Eugenia

A matéria "Em defesa dos bebês" de André Lopes (Veja, 20/3) nos apresenta os estupendos avanços da ciência para termos filhos mais saudáveis. O monge austríaco Gregor Johann Mendel (1822-1884) é considerado o pai da genética. Suas duas obras "Ensaios com plantas híbridas" e "Hierácias obtidas pela fecundação artificial" se tornaram clássicas nos estudos biológicos. Pela manipulação de genes de animas e plantas ele conseguiu alterar o DNA de seres vivos, melhorando suas características. Técnicas semelhantes a que Mendel usou para modificar ervilhas, nossos geneticistas estão utilizando para experimentos em hibridação humana. O caminho vai longe e é difícil prever onde nos vai levar.

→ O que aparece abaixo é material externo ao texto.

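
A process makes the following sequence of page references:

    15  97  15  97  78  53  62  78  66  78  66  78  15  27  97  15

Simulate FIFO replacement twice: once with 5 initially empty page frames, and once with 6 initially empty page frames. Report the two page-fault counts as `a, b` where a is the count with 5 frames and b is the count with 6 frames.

9, 8

5 frames: F F . . F F F . F . . . F F F . → 9 faults.
6 frames: F F . . F F F . F . . . . F . F → 8 faults.
8 < 9: adding a frame reduced faults, as is typical.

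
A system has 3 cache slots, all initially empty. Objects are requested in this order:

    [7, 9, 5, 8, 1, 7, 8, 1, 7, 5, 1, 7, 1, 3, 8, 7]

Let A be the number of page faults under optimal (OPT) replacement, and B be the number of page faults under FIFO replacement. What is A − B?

Under OPT: F F F F F . . . . F . . . F F . → 8 faults.
Under FIFO: F F F F F F . . . F . . . F F F → 10 faults.
A − B = 8 − 10 = -2.

-2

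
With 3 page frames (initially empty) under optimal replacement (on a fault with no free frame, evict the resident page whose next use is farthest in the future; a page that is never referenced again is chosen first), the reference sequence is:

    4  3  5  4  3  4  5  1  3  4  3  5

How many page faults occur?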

Por enquanto, o laboratório da reprodução humana nos possibilita alguns valiosos recursos: antes da fecundação (mapeamento genético do casal para detectar e prevenir doenças hereditárias), ao longo da gestação (exames rotineiros do feto pela análise do sangue materno) e após o nascimento (tratamento preventivo de doenças possíveis, conforme indicação do mapeamento genético). Para as próximas décadas estão previstos softwares de inteligência artificial que determinarão o momento e as condições ideais para uma gravidez responsável, laboratórios de embriologia para selecionar características físicas e psíquicas do bebê, útero sintético para amparar um embrião num parto prematuro, clonagem, fabricação e substituição de órgãos humanos.
Será que chegaremos ao "Admirável Mundo Novo", romance de Aldous Hukley, publicado em 1932, mas o enredo se desenvolvendo na cidade de Londres, no ano de 2540, quando a humanidade teria alcançada a mais completa civilização com filhos programados para atender às necessidade sociais, cada qual feliz na sua profissão e condição humana. Esta estória livresca é considerada um absurdo pelos críticos que se esquecem de que se trata de uma obra de ficção e a arte, como a religião, não está preocupada com a verdade existencial, a realidade, mas apenas com a imaginação, a fantasia, representando não o que é, mas o que gostaríamos que fosse. Diferentemente, a eugenia não é arte nem religião, mas uma ciência exata. Gostei muito da resposta que a mãe de um casal de gêmeos, fertilizados "in vitro", deu a gente devota que a condenaram pela triagem de embriões, contrariando assim os planos de Deus: "eu quis apenas garantir a sobrevivência de meus filhos".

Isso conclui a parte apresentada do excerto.